An effective method of tourism planning is to encourage public-private partnerships. A public-private partnership is unique to every country, but generally, private entities and NGOs contribute financing, management expertise and advice to public entities in order to create tourism plans. This partnership is helpful for both parties as the destruction of natural or cultural assets, resulting in decreased visitor demand, hurts private business as well as the public sector. In some cases, governments, NGOs and the local community can collaborate to achieve a common goal. A good example of this is The Tsodilo Hills World Heritage Site, which through collaborative planning, was promoted as a tourism attraction and developed to include a craft centre for the community to sell their crafts.

Tourism planning will vary between destinations, but is essential to achieve sustainability as it seeks to optimise the contribution of tourism to human welfare and environmental quality.

Community led approach

An approach to overtourism led by the community is a great way to tackle the environmental issues and educate people at the same time. Public-private partnerships help streamline sustainability. A public-private partnership is unique to every country, but generally, private entities and NGOs contribute financing, management expertise and advice to the public entities in order to create tourism plans.
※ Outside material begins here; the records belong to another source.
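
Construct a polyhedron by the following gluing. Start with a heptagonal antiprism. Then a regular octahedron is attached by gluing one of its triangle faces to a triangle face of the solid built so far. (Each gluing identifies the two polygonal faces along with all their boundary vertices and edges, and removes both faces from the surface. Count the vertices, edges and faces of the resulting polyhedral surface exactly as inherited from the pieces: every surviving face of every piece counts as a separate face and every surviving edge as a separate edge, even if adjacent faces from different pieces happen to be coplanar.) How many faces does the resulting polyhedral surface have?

A heptagonal antiprism: V=14, E=28, F=16.
Attach a regular octahedron (V=6, E=12, F=8) along a 3-gon: merge 3 vertices and 3 edges, delete both glued faces → V=17, E=37, F=22.
Check: V − E + F = 17 − 37 + 22 = 2.

22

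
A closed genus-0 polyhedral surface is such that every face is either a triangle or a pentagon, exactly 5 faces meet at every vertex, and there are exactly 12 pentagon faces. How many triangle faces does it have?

Let x be the number of triangles; then F = 12 + x.
Edge–face incidences: 2E = 5·12 + 3·x = 60 + 3x.
Every vertex has degree 5, so 5V = 2E.
Euler: V − E + F = 2 ⇒ (2E)/5 − E + (12 + x) = 2.
Multiply by 10: 2·(2E) − 5·(2E) + 10·(12 + x) = 20, i.e. 120 + 10x − 3·(60 + 3x) = 20.
Collecting terms: x − 60 = 20, so x = 80.
Then 2E = 60 + 3·80 = 300, so E = 150, V = 2E/5 = 60, F = 12 + 80 = 92.

80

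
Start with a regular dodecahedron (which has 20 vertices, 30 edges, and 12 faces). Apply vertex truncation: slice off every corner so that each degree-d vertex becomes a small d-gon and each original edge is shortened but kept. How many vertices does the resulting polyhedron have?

60

Truncation replaces each original edge-end by a new vertex, so V′ = 2E = 60.
Each original edge survives, and each old vertex of degree d contributes d new edges; summing degrees gives Σd = 2E, so E′ = E + 2E = 3E = 90.
Each original face survives and each original vertex becomes one new face: F′ = F + V = 32.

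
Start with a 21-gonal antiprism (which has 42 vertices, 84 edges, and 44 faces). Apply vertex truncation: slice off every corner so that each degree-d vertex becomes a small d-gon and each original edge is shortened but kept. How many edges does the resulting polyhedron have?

Truncation replaces each original edge-end by a new vertex, so V′ = 2E = 168.
Each original edge survives, and each old vertex of degree d contributes d new edges; summing degrees gives Σd = 2E, so E′ = E + 2E = 3E = 252.
Each original face survives and each original vertex becomes one new face: F′ = F + V = 86.

252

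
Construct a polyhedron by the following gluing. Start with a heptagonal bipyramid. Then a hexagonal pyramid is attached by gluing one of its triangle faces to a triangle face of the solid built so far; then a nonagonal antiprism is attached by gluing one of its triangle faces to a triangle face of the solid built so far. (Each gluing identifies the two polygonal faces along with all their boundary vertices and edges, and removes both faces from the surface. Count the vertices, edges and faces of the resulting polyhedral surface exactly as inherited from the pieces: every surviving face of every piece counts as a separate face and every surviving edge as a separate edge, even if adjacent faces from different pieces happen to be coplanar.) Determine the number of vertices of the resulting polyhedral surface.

28

A heptagonal bipyramid: V=9, E=21, F=14.
Attach a hexagonal pyramid (V=7, E=12, F=7) along a 3-gon: merge 3 vertices and 3 edges, delete both glued faces → V=13, E=30, F=19.
Attach a nonagonal antiprism (V=18, E=36, F=20) along a 3-gon: merge 3 vertices and 3 edges, delete both glued faces → V=28, E=63, F=37.
Check: V − E + F = 28 − 63 + 37 = 2.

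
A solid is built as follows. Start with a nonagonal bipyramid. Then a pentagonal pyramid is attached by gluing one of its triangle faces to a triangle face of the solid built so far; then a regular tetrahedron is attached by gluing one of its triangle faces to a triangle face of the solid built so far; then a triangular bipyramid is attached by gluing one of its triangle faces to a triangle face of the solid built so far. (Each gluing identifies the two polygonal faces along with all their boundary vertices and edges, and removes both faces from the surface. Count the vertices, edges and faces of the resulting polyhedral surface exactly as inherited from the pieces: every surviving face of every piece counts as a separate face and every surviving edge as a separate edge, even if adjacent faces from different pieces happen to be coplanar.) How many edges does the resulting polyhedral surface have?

43

A nonagonal bipyramid: V=11, E=27, F=18.
Attach a pentagonal pyramid (V=6, E=10, F=6) along a 3-gon: merge 3 vertices and 3 edges, delete both glued faces → V=14, E=34, F=22.
Attach a regular tetrahedron (V=4, E=6, F=4) along a 3-gon: merge 3 vertices and 3 edges, delete both glued faces → V=15, E=37, F=24.
Attach a triangular bipyramid (V=5, E=9, F=6) along a 3-gon: merge 3 vertices and 3 edges, delete both glued faces → V=17, E=43, F=28.
Check: V − E + F = 17 − 43 + 28 = 2.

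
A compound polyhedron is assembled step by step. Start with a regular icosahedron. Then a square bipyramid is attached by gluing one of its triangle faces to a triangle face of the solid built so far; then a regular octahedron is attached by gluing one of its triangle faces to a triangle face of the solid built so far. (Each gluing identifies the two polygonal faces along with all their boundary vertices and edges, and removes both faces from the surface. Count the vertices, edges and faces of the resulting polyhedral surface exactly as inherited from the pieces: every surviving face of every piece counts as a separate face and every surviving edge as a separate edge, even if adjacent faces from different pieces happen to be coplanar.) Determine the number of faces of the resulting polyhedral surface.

32

A regular icosahedron: V=12, E=30, F=20.
Attach a square bipyramid (V=6, E=12, F=8) along a 3-gon: merge 3 vertices and 3 edges, delete both glued faces → V=15, E=39, F=26.
Attach a regular octahedron (V=6, E=12, F=8) along a 3-gon: merge 3 vertices and 3 edges, delete both glued faces → V=18, E=48, F=32.
Check: V − E + F = 18 − 48 + 32 = 2.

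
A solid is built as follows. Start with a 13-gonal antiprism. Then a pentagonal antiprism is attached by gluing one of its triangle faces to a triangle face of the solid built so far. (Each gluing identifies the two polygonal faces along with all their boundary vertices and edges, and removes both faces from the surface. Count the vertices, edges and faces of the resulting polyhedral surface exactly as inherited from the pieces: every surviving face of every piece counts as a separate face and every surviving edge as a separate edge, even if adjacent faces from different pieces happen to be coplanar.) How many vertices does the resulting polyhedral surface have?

33

A 13-gonal antiprism: V=26, E=52, F=28.
Attach a pentagonal antiprism (V=10, E=20, F=12) along a 3-gon: merge 3 vertices and 3 edges, delete both glued faces → V=33, E=69, F=38.
Check: V − E + F = 33 − 69 + 38 = 2.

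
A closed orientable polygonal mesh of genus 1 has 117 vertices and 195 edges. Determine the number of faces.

For a closed orientable surface of genus 1, χ = 2 − 2·1 = 0.
F = 0 − V + E = 0 − 117 + 195 = 78.

78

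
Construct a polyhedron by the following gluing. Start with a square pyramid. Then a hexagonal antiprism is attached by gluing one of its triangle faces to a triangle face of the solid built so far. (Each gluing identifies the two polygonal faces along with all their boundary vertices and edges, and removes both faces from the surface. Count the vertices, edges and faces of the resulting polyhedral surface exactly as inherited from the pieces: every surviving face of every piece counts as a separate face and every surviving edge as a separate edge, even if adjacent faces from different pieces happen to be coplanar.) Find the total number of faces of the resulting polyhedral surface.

A square pyramid: V=5, E=8, F=5.
Attach a hexagonal antiprism (V=12, E=24, F=14) along a 3-gon: merge 3 vertices and 3 edges, delete both glued faces → V=14, E=29, F=17.
Check: V − E + F = 14 − 29 + 17 = 2.

17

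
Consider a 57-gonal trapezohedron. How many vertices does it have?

116

The n-trapezohedron (dual of the n-antiprism) has V = 2·57 + 2 = 116, E = 4·57 = 228, F = 2·57 = 114.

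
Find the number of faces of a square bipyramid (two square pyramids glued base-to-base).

A bipyramid over an n-gon has 2n triangular faces and n + 2 vertices: V = 4 + 2 = 6, E = 3·4 = 12, F = 2·4 = 8.

8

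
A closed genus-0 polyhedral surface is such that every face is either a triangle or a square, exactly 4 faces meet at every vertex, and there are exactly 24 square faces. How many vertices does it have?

Let x be the number of triangles; then F = 24 + x.
Edge–face incidences: 2E = 4·24 + 3·x = 96 + 3x.
Every vertex has degree 4, so 4V = 2E.
Euler: V − E + F = 2 ⇒ (2E)/4 − E + (24 + x) = 2.
Multiply by 8: 2·(2E) − 4·(2E) + 8·(24 + x) = 16, i.e. 192 + 8x − 2·(96 + 3x) = 16.
Collecting terms: 2x = 16, so x = 8.
Then 2E = 96 + 3·8 = 120, so E = 60, V = 2E/4 = 30, F = 24 + 8 = 32.

30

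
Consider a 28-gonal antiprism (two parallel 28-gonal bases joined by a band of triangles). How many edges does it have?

An antiprism on an n-gon has two n-gon caps and 2n triangles: V = 2·28 = 56, E = 4·28 = 112, F = 2·28 + 2 = 58.
Check: V − E + F = 56 − 112 + 58 = 2.

112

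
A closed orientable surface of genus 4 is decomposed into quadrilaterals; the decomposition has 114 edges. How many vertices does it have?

51

χ = 2 − 2·4 = -6, and every face is a square so 4F = 2E.
F = 2E/4 = 57. Then V = -6 + E − F = -6 + 114 − 57 = 51.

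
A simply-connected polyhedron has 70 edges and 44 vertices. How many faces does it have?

28

Here V − E + F = 2.
F = 2 − V + E = 2 − 44 + 70 = 28.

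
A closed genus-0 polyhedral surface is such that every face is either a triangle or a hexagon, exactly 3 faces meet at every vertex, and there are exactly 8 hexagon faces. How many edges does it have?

Let x be the number of triangles; then F = 8 + x.
Edge–face incidences: 2E = 6·8 + 3·x = 48 + 3x.
Every vertex has degree 3, so 3V = 2E.
Euler: V − E + F = 2 ⇒ (2E)/3 − E + (8 + x) = 2.
Multiply by 6: 2·(2E) − 3·(2E) + 6·(8 + x) = 12, i.e. 48 + 6x − (48 + 3x) = 12.
Collecting terms: 3x = 12, so x = 4.
Then 2E = 48 + 3·4 = 60, so E = 30, V = 2E/3 = 20, F = 8 + 4 = 12.

30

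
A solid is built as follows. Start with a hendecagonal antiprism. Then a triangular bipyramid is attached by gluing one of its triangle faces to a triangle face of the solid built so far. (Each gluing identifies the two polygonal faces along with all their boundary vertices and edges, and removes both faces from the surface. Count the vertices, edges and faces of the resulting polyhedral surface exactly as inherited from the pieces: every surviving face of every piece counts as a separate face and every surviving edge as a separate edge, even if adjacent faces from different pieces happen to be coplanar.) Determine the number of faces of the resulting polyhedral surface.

A hendecagonal antiprism: V=22, E=44, F=24.
Attach a triangular bipyramid (V=5, E=9, F=6) along a 3-gon: merge 3 vertices and 3 edges, delete both glued faces → V=24, E=50, F=28.
Check: V − E + F = 24 − 50 + 28 = 2.

28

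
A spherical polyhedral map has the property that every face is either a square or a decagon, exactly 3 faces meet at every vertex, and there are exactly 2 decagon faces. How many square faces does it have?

10

Let x be the number of squares; then F = 2 + x.
Edge–face incidences: 2E = 10·2 + 4·x = 20 + 4x.
Every vertex has degree 3, so 3V = 2E.
Euler: V − E + F = 2 ⇒ (2E)/3 − E + (2 + x) = 2.
Multiply by 6: 2·(2E) − 3·(2E) + 6·(2 + x) = 12, i.e. 12 + 6x − (20 + 4x) = 12.
Collecting terms: 2x − 8 = 12, so 2x = 20, so x = 10.
Then 2E = 20 + 4·10 = 60, so E = 30, V = 2E/3 = 20, F = 2 + 10 = 12.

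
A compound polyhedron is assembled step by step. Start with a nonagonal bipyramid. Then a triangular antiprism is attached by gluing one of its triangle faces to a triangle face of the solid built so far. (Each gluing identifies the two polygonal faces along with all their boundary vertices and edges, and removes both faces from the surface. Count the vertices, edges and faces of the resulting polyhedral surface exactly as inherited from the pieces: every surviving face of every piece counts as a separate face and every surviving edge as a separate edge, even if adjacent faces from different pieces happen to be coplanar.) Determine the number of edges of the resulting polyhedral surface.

A nonagonal bipyramid: V=11, E=27, F=18.
Attach a triangular antiprism (V=6, E=12, F=8) along a 3-gon: merge 3 vertices and 3 edges, delete both glued faces → V=14, E=36, F=24.
Check: V − E + F = 14 − 36 + 24 = 2.

36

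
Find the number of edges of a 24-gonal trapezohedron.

96

The n-trapezohedron (dual of the n-antiprism) has V = 2·24 + 2 = 50, E = 4·24 = 96, F = 2·24 = 48.
Check: V − E + F = 50 − 96 + 48 = 2.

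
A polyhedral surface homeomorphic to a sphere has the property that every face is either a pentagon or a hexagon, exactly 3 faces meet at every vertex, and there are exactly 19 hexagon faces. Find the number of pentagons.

Let x be the number of pentagons; then F = 19 + x.
Edge–face incidences: 2E = 6·19 + 5·x = 114 + 5x.
Every vertex has degree 3, so 3V = 2E.
Euler: V − E + F = 2 ⇒ (2E)/3 − E + (19 + x) = 2.
Multiply by 6: 2·(2E) − 3·(2E) + 6·(19 + x) = 12, i.e. 114 + 6x − (114 + 5x) = 12.
Collecting terms: x = 12.
Then 2E = 114 + 5·12 = 174, so E = 87, V = 2E/3 = 58, F = 19 + 12 = 31.

12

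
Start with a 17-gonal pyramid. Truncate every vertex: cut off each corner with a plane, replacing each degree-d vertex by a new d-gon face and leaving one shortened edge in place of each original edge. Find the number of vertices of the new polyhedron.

The base solid has V = 18, E = 34, F = 18.
Truncation replaces each original edge-end by a new vertex, so V′ = 2E = 68.
Each original edge survives, and each old vertex of degree d contributes d new edges; summing degrees gives Σd = 2E, so E′ = E + 2E = 3E = 102.
Each original face survives and each original vertex becomes one new face: F′ = F + V = 36.

68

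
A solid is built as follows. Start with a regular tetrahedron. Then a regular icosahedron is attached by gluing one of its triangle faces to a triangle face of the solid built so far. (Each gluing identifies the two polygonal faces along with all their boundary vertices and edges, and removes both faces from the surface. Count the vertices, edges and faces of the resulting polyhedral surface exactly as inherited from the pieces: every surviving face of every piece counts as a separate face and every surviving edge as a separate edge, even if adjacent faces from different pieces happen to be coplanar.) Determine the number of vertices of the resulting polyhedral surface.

A regular tetrahedron: V=4, E=6, F=4.
Attach a regular icosahedron (V=12, E=30, F=20) along a 3-gon: merge 3 vertices and 3 edges, delete both glued faces → V=13, E=33, F=22.
Check: V − E + F = 13 − 33 + 22 = 2.

13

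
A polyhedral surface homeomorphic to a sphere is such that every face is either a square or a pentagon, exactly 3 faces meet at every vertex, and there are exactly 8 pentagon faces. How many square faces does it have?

2

Let x be the number of squares; then F = 8 + x.
Edge–face incidences: 2E = 5·8 + 4·x = 40 + 4x.
Every vertex has degree 3, so 3V = 2E.
Euler: V − E + F = 2 ⇒ (2E)/3 − E + (8 + x) = 2.
Multiply by 6: 2·(2E) − 3·(2E) + 6·(8 + x) = 12, i.e. 48 + 6x − (40 + 4x) = 12.
Collecting terms: 2x + 8 = 12, so 2x = 4, so x = 2.
Then 2E = 40 + 4·2 = 48, so E = 24, V = 2E/3 = 16, F = 8 + 2 = 10.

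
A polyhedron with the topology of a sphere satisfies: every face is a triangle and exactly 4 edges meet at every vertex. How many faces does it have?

8

Each face has 3 edges and each edge borders two faces, so 2E = 3F.
Each vertex has degree 4, so 4V = 2E and hence V = 3F/4.
Euler: V − E + F = 2 ⇒ (3F/4) − (3F/2) + F = 2.
Multiply by 8: (6 − 12 + 8)F = 16, i.e. 2F = 16.
So F = 8, E = 3·8/2 = 12, V = 3·8/4 = 6.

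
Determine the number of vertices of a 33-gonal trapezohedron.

The n-trapezohedron (dual of the n-antiprism) has V = 2·33 + 2 = 68, E = 4·33 = 132, F = 2·33 = 66.

68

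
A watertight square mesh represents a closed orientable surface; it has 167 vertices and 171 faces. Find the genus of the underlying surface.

Every face is a square, so 2E = 4·171 = 684, giving E = 342.
χ = V − E + F = 167 − 342 + 171 = -4.
For a closed orientable surface χ = 2 − 2g, so g = (2 − (-4))/2 = 3.

3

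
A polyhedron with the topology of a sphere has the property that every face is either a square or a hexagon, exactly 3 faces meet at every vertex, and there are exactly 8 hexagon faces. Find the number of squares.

Let x be the number of squares; then F = 8 + x.
Edge–face incidences: 2E = 6·8 + 4·x = 48 + 4x.
Every vertex has degree 3, so 3V = 2E.
Euler: V − E + F = 2 ⇒ (2E)/3 − E + (8 + x) = 2.
Multiply by 6: 2·(2E) − 3·(2E) + 6·(8 + x) = 12, i.e. 48 + 6x − (48 + 4x) = 12.
Collecting terms: 2x = 12, so x = 6.
Then 2E = 48 + 4·6 = 72, so E = 36, V = 2E/3 = 24, F = 8 + 6 = 14.

6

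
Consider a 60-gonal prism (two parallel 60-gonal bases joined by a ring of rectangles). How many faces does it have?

62

A prism on an n-gon has two n-gon bases and n rectangular sides: V = 2·60 = 120, E = 3·60 = 180, F = 60 + 2 = 62.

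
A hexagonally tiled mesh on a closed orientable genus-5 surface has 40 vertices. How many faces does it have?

24

χ = 2 − 2·5 = -8, and every face is a hexagon so 6F = 2E.
V − E + F = -8 with E = 6F/2 gives 40 − (6/2 − 1)·F = -8, so F = 24 and E = 72.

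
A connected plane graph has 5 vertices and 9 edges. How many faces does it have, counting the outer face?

6

Euler's formula for a connected plane graph: V − E + F = 2, so F = 2 − 5 + 9 = 6.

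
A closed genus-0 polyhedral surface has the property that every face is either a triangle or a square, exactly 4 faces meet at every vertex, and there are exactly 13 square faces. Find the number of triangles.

Let x be the number of triangles; then F = 13 + x.
Edge–face incidences: 2E = 4·13 + 3·x = 52 + 3x.
Every vertex has degree 4, so 4V = 2E.
Euler: V − E + F = 2 ⇒ (2E)/4 − E + (13 + x) = 2.
Multiply by 8: 2·(2E) − 4·(2E) + 8·(13 + x) = 16, i.e. 104 + 8x − 2·(52 + 3x) = 16.
Collecting terms: 2x = 16, so x = 8.
Then 2E = 52 + 3·8 = 76, so E = 38, V = 2E/4 = 19, F = 13 + 8 = 21.

8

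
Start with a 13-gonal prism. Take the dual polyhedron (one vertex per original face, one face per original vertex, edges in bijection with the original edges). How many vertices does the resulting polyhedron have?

15

The base solid has V = 26, E = 39, F = 15.
The dual swaps V and F and preserves E: V′ = F = 15, E′ = E = 39, F′ = V = 26.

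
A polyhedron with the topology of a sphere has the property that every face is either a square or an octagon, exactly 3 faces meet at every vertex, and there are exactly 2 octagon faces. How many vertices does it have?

16

Let x be the number of squares; then F = 2 + x.
Edge–face incidences: 2E = 8·2 + 4·x = 16 + 4x.
Every vertex has degree 3, so 3V = 2E.
Euler: V − E + F = 2 ⇒ (2E)/3 − E + (2 + x) = 2.
Multiply by 6: 2·(2E) − 3·(2E) + 6·(2 + x) = 12, i.e. 12 + 6x − (16 + 4x) = 12.
Collecting terms: 2x − 4 = 12, so 2x = 16, so x = 8.
Then 2E = 16 + 4·8 = 48, so E = 24, V = 2E/3 = 16, F = 2 + 8 = 10.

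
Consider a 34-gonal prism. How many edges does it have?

A prism on an n-gon has two n-gon bases and n rectangular sides: V = 2·34 = 68, E = 3·34 = 102, F = 34 + 2 = 36.
Check: V − E + F = 68 − 102 + 36 = 2.

102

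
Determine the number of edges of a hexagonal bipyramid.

18

A bipyramid over an n-gon has 2n triangular faces and n + 2 vertices: V = 6 + 2 = 8, E = 3·6 = 18, F = 2·6 = 12.
Check: V − E + F = 8 − 18 + 12 = 2.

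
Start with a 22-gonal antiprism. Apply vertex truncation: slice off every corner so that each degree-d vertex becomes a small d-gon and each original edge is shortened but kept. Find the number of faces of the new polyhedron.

90

The base solid has V = 44, E = 88, F = 46.
Truncation replaces each original edge-end by a new vertex, so V′ = 2E = 176.
Each original edge survives, and each old vertex of degree d contributes d new edges; summing degrees gives Σd = 2E, so E′ = E + 2E = 3E = 264.
Each original face survives and each original vertex becomes one new face: F′ = F + V = 90.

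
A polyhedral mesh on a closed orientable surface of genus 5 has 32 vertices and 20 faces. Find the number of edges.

For a closed orientable surface of genus 5, χ = 2 − 2·5 = -8.
E = V + F − (-8) = 32 + 20 − (-8) = 60.

60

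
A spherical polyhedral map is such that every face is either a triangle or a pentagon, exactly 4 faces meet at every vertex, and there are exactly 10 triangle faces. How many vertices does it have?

10

Let x be the number of pentagons; then F = 10 + x.
Edge–face incidences: 2E = 3·10 + 5·x = 30 + 5x.
Every vertex has degree 4, so 4V = 2E.
Euler: V − E + F = 2 ⇒ (2E)/4 − E + (10 + x) = 2.
Multiply by 8: 2·(2E) − 4·(2E) + 8·(10 + x) = 16, i.e. 80 + 8x − 2·(30 + 5x) = 16.
Collecting terms: −2x + 20 = 16, so −2x = −4, so x = 2.
Then 2E = 30 + 5·2 = 40, so E = 20, V = 2E/4 = 10, F = 10 + 2 = 12.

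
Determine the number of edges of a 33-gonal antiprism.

An antiprism on an n-gon has two n-gon caps and 2n triangles: V = 2·33 = 66, E = 4·33 = 132, F = 2·33 + 2 = 68.

132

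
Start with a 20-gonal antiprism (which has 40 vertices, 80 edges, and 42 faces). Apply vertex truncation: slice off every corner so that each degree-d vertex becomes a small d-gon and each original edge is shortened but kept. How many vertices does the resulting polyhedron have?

Truncation replaces each original edge-end by a new vertex, so V′ = 2E = 160.
Each original edge survives, and each old vertex of degree d contributes d new edges; summing degrees gives Σd = 2E, so E′ = E + 2E = 3E = 240.
Each original face survives and each original vertex becomes one new face: F′ = F + V = 82.

160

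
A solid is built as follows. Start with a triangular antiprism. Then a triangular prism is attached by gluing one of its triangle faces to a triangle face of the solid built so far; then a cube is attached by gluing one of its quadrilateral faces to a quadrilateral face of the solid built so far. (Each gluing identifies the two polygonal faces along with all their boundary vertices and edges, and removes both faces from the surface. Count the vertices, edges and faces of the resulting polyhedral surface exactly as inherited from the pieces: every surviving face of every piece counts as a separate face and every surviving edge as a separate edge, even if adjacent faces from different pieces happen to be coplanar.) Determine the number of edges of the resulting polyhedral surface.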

This partnership is helpful for both parties because the destruction of natural or cultural assets, resulting in decreased visitor demand, hurts private business as well as the public sector.

Community based tourism

Community based tourism is a tourism practice in which local residents open up their communities to visitors. This enables residents to earn a living by inviting tourists in and working as land managers, entrepreneurs, service providers and employees and more. Then, part of the profit from tourism is set aside to benefit the local community as a whole. Not only does this benefit the destination’s local economy, but tourists also get to feel more a part of the traditional culture and discover local habitats and wildlife. Community based tourism is promoted as being the opposite to mass tourism, as it is developed and operated by the local community. It can encourage and possibly reinforce local culture, heritage and traditions. As such, it increases people’s ownership of tourism at the destination end and enables control to stay within the local community. In this tourism plan, communities supply visitors with accommodation sufficient for Westerners, access to a phone and access to email. The community can partner with private companies to provide capital and marketing or other expertise. This model has been successful in the past, in destinations such as the Bolivian Amazon, and allows local families to receive direct economic benefits from tourism.

However, community tourism can suffer from the same limitations as other forms of tourism. Lack of coordination or information can limit the success of community based initiatives, as well as a lack of financial resources. Again, this brings us back to the idea of local policy and tourism planning, which can help alleviate the strain if properly implemented.

Impact of Destination Management

Properly planning for tourists will help destinations prepare for the environmental impact that comes along with them. Tourists should be able to visit and participate in local experiences. However, in order for this to be a sustainable endeavour, greater importance must be placed on tourism management and the impact locals feel from visitors.